'Black Elk Speaks' has become a classic of Native American spirituality, deeply valued from within the Lakota community of which Black Elk was a revered member, noted for his simplicity, holiness and vision; and, especially after its adoption in the 1960s by a broad audience who became interested and felt connected to the indigenous spirituality of North America.
It is a book, however, that is embedded in controversy.
First because it was compiled by a white American, John G. Neihardt, with all the complications that entails: how much is Black Elk? How much is 'lost in translation' (as Black Elk spoke to Neihardt in Lakota, a language that had to be translated into English); and, how much did Neihardt edit and interpret through his own particular filters?
Second because though Black Elk was here presented articulating and defending the vision and pattern of his indigenous tradition, he was, at the time, and had been for sometime, a Roman Catholic convert. He was not only a convert but a notable lay catechist who had brought many of his fellow Sioux to conversion. Indeed he is now formally a candidate for sainthood. This dimension of Black Elk was played down to virtual invisibility by both Neihardt and Jospeh Epes Brown, the distinguished religious scholar, who became another, and later, interlocutor for Black Elk and published an equally, if not more important book of Lakota spirituality, 'The Sacred Pipe' based on his conversations with Black Elk.

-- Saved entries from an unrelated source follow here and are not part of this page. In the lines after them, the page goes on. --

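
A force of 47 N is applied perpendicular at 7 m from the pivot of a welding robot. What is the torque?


Given: F = 47 N, r = 7 m, angle = 90 deg (perpendicular)
Using tau = F * r * sin(90)
sin(90) = 1
tau = 47 * 7 * 1
tau = 329 Nm

329 Nm


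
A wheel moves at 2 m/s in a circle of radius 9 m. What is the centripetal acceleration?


Given: v = 2 m/s, r = 9 m
Using a_c = v^2 / r
a_c = 2^2 / 9
a_c = 4 / 9
a_c = 4/9 m/s^2

4/9 m/s^2


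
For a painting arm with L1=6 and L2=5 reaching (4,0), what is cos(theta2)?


Given: L1 = 6, L2 = 5, target (x, y) = (4, 0)
Using cos(theta2) = (x^2 + y^2 - L1^2 - L2^2) / (2*L1*L2)
x^2 + y^2 = 4^2 + 0 = 16
L1^2 + L2^2 = 36 + 25 = 61
Numerator = 16 - 61 = -45
Denominator = 2*6*5 = 60
cos(theta2) = -45/60 = -3/4

-3/4


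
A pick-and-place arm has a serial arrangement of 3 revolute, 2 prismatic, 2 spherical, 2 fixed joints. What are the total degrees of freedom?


Given: serial robot with 3 revolute, 2 prismatic, 2 spherical, 2 fixed joints
DOF contribution per joint type: revolute=1, prismatic=1, spherical=3, fixed=0
DOF = 3*1 + 2*1 + 2*3 + 2*0
DOF = 11

11


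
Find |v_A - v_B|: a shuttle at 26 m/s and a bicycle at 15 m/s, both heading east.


Given: v_A = 26 m/s east, v_B = 15 m/s east
Both move in the same direction; relative speed = |v_A - v_B|
|26 - 15| = |11|
= 11 m/s

11 m/s


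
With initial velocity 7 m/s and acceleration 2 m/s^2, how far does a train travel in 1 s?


Given: v0 = 7 m/s, a = 2 m/s^2, t = 1 s
Using s = v0*t + (1/2)*a*t^2
s = 7*1 + (1/2)*2*1^2
s = 7 + (1/2)*2
s = 7 + 1
s = 8

8 m


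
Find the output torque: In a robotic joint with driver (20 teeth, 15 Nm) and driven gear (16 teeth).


Given: N1 = 20, N2 = 16, T1 = 15 Nm
Using T2/T1 = N2/N1
T2 = T1 * N2 / N1
T2 = 15 * 16 / 20
T2 = 240 / 20
T2 = 12 Nm

12 Nm


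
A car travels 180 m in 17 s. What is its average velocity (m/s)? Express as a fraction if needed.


Given: distance d = 180 m, time t = 17 s
Using v = d / t
v = 180 / 17
v = 180/17 m/s

180/17 m/s


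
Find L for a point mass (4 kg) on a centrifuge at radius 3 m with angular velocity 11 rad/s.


Given: m = 4 kg, r = 3 m, omega = 11 rad/s
For a point mass: I = m*r^2
I = 4*3^2 = 4*9 = 36
L = I*omega = 36*11
L = 396 kg*m^2/s

396 kg*m^2/s


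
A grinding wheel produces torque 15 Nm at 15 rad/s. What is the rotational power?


Given: tau = 15 Nm, omega = 15 rad/s
Using P = tau * omega
P = 15 * 15
P = 225 W

225 W


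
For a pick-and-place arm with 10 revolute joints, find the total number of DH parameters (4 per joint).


Given: 10 joints, 4 DH parameters per joint (d, theta, a, alpha)
Total DH parameters = number_of_joints * 4
Total = 10 * 4
Total = 40

40


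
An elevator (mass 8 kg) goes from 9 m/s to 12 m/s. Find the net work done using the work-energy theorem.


Given: m = 8 kg, v0 = 9 m/s, v = 12 m/s
Using W = (1/2)*m*(v^2 - v0^2)
v^2 = 12^2 = 144
v0^2 = 9^2 = 81
v^2 - v0^2 = 144 - 81 = 63
W = (1/2)*8*63 = 252 J

252 J


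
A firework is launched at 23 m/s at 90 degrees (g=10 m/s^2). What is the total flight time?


Given: v0 = 23 m/s, theta = 90 deg, g = 10 m/s^2
sin(90) = 1
Using T = 2*v0*sin(theta) / g
T = 2*23*1 / 10
T = 46 / 10
T = 23/5 s

23/5 s


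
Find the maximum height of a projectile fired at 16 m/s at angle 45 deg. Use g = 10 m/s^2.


Given: v0 = 16 m/s, theta = 45 deg, g = 10 m/s^2
sin^2(45) = 1/2
Using H = v0^2 * sin^2(theta) / (2*g)
H = 16^2 * 1/2 / (2*10)
H = 256 * 1/2 / 20
H = 128 / 20
H = 32/5 m

32/5 m


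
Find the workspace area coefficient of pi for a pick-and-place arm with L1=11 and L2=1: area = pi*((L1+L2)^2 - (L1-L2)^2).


Given: L1 = 11, L2 = 1
(L1+L2)^2 = (12)^2 = 144
(L1-L2)^2 = (10)^2 = 100
Difference = 144 - 100 = 44
This equals 4*L1*L2 = 4*11*1 = 44
Workspace area = 44*pi

44


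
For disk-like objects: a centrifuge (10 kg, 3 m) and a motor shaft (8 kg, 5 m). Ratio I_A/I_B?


Given: M1=10 kg, R1=3 m, M2=8 kg, R2=5 m
For a disk: I = (1/2)*M*R^2, so I_A/I_B = (M1*R1^2)/(M2*R2^2)
M1*R1^2 = 10*9 = 90
M2*R2^2 = 8*25 = 200
I_A/I_B = 90/200 = 9/20

9/20


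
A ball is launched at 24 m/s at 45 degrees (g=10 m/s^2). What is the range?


Given: v0 = 24 m/s, theta = 45 deg, g = 10 m/s^2
sin(2*45) = sin(90) = 1
Using R = v0^2 * sin(2*theta) / g
R = 24^2 * 1 / 10
R = 576 / 10
R = 288/5 m

288/5 m


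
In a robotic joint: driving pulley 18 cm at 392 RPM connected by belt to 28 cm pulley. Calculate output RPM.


Given: D1 = 18 cm, w1 = 392 RPM, D2 = 28 cm
Using D1*w1 = D2*w2
w2 = D1*w1 / D2
w2 = 18*392 / 28
w2 = 7056 / 28
w2 = 252 RPM

252 RPM


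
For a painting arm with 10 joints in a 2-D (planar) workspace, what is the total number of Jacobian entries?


Given: task space dimension = 2, joints = 10
Jacobian is a 2 x 10 matrix
Total entries = rows * columns
Total = 2 * 10
Total = 20

20


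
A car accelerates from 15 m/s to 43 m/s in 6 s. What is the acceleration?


Given: initial velocity v0 = 15 m/s, final velocity v = 43 m/s, time t = 6 s
Using a = (v - v0) / t
a = (43 - 15) / 6
a = 28 / 6
a = 14/3 m/s^2

14/3 m/s^2


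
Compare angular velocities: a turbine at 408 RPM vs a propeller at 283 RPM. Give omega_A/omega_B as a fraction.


Given: RPM_A = 408, RPM_B = 283
omega = 2*pi*RPM/60, so omega_A/omega_B = RPM_A / RPM_B
omega_A/omega_B = 408 / 283
omega_A/omega_B = 408/283

408/283


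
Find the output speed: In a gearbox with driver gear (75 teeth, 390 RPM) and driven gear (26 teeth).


Given: N1 = 75 teeth, w1 = 390 RPM, N2 = 26 teeth
Using N1*w1 = N2*w2
w2 = N1*w1 / N2
w2 = 75*390 / 26
w2 = 29250 / 26
w2 = 1125 RPM

1125 RPM


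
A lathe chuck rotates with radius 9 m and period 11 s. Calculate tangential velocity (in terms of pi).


Given: radius r = 9 m, period T = 11 s
Using v = 2*pi*r / T
v = 2*pi*9 / 11
v = 18*pi / 11
v = 18/11*pi m/s

18/11*pi m/s


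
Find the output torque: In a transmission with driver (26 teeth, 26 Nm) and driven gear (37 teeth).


Given: N1 = 26, N2 = 37, T1 = 26 Nm
Using T2/T1 = N2/N1
T2 = T1 * N2 / N1
T2 = 26 * 37 / 26
T2 = 962 / 26
T2 = 37 Nm

37 Nm


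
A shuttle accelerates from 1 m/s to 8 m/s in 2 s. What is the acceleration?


Given: initial velocity v0 = 1 m/s, final velocity v = 8 m/s, time t = 2 s
Using a = (v - v0) / t
a = (8 - 1) / 2
a = 7 / 2
a = 7/2 m/s^2

7/2 m/s^2


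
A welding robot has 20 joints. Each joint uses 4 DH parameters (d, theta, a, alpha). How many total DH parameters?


Given: 20 joints, 4 DH parameters per joint (d, theta, a, alpha)
Total DH parameters = number_of_joints * 4
Total = 20 * 4
Total = 80

80


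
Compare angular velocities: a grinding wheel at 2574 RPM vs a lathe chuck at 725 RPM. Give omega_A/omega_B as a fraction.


Given: RPM_A = 2574, RPM_B = 725
omega = 2*pi*RPM/60, so omega_A/omega_B = RPM_A / RPM_B
omega_A/omega_B = 2574 / 725
omega_A/omega_B = 2574/725

2574/725


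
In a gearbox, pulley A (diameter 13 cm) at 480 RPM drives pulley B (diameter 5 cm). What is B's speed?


Given: D1 = 13 cm, w1 = 480 RPM, D2 = 5 cm
Using D1*w1 = D2*w2
w2 = D1*w1 / D2
w2 = 13*480 / 5
w2 = 6240 / 5
w2 = 1248 RPM

1248 RPM


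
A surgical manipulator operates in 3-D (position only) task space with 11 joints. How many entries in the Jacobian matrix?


Given: task space dimension = 3, joints = 11
Jacobian is a 3 x 11 matrix
Total entries = rows * columns
Total = 3 * 11
Total = 33

33


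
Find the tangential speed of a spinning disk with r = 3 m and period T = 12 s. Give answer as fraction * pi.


Given: radius r = 3 m, period T = 12 s
Using v = 2*pi*r / T
v = 2*pi*3 / 12
v = 6*pi / 12
v = 1/2*pi m/s

1/2*pi m/s


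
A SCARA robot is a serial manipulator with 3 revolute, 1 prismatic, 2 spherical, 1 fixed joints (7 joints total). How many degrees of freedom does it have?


Given: serial robot with 3 revolute, 1 prismatic, 2 spherical, 1 fixed joints
DOF contribution per joint type: revolute=1, prismatic=1, spherical=3, fixed=0
DOF = 3*1 + 1*1 + 2*3 + 1*0
DOF = 10

10


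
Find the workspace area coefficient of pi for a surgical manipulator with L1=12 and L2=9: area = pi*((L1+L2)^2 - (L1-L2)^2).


Given: L1 = 12, L2 = 9
(L1+L2)^2 = (21)^2 = 441
(L1-L2)^2 = (3)^2 = 9
Difference = 441 - 9 = 432
This equals 4*L1*L2 = 4*12*9 = 432
Workspace area = 432*pi

432


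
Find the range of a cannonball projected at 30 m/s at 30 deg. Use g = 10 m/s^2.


Given: v0 = 30 m/s, theta = 30 deg, g = 10 m/s^2
sin(2*30) = sin(60) = sqrt(3)/2
Using R = v0^2 * sin(2*theta) / g
R = 30^2 * (sqrt(3)/2) / 10
R = 900 * sqrt(3) / 20
R = 45*sqrt(3) m

45*sqrt(3) m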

Harry Oldmeadow's new book, Black Elk, Lakota Visionary' is dedicated both to affirming the validity, and sacredness, of Black Elk's vision, and life, and to unpacking the issues at stake of establishing that the two texts he offered to the world, through the medium of Neihardt and Epes Brown, were a fair representation of Black Elk's abiding understanding of the tradition revealed to him through his journey to become a 'medicine man' of the Lakota. Oldmeadow is, I think, scrupulously fair to the currents of overlapping argument of which you get a representative picture of argument and counter argument but for Oldmeadow what essentially matters is Black Elk's own valuation of his interlocutors. He felt that they were sent to him, he developed an obvious and deep rapport with both; and, as far as can be seen approved their results; and, in the case of 'The Sacred Pipe' used it as an entry into beginning, in his last days, to rebuild a practising 'faith' community within the framework of his indigenous spirituality. This rapport, Oldmeadow effectively argues, was built on a recognition of a contiguous, if different, faith commitment in both men. Faith openly spoke to faith. This, Oldmeadow admits, undoubtedly does not align with the canons of ethnography (or the implicit reductionism of the social sciences as practiced, then and now); and, though adept at managing these himself, comes from a tradition that would robustly criticise their ability to truly come to the heart of understanding a sacred vision and practice.
For Oldmeadow is a perrenialist - a follower of the school of Rene Guenon, Ananda Coomaraswamy and especially Frithjof Schuon - and, thus also seeks to demonstrate that Black Elk's vision of Lakota spirituality is both an authentic tradition in its own right and embeds, at its heart, the 'sophia perennis' that animates and unifies, as its transcendent subject, every authentic tradition. Nor is this, even from a simple historical perspective, an improbable juxtaposition because Jospeh Epes Brown was himself of the same school and was sent to work with Black Elk by Schuon himself. Schuon had a brief correspondence with Black Elk (who indeed had a vision of being helped by a man from the East before ever being contacted by Schuon) and with whose son, one of the key translators, Schuon developed an abiding friendship. You can already see how this might add mileage to the ongoing controversy - how was Black Elk's vision shaped by that particular lens? Indeed the fascinating correspondence of Epes Brown, included as an Appendix, could be read to show that this was Epes Brown explicit mission so does mission elaborate or distort?
Be this as it may, Oldmeadow has created a well written, broadly balanced account of Black Elk's life, vision and context that would help any reader both want to explore further and to understand the many directions in which a conversation about interpretation might unfold. Though I myself have reservations about the Traditionalists, I do find myself in sympathy with the implicit request to bracket the cultural conflicts and listen carefully to the phenomenology of the conversation and relationship between the actors for in that lies an authentic attempt to deal honestly, undoubtedly not without limitation, with a holy man's abiding vision and understanding. The two men appear a lot closer in sympathy with Black Elk than many of the subsequent commentators who presume to 'defend' him from them!
The book also deals deftly with the question of Black Elk's relationship with Catholicism suggesting, again rightly I think, that this was an authentic case of carrying a dual identity - not a merger or a downgrading of one tradition to another - but acting as a bridge wholly Lakota, wholly Catholic. A difficult path to tread. If he were to be canonised, he would, I think, be the first such person of holiness to be so characterised and that would be a novel dispensation for the Church and the world. There is no exclusive 'exoteric' religion, the only exclusivity is the truth that is the unity of all, to which every authentic tradition points.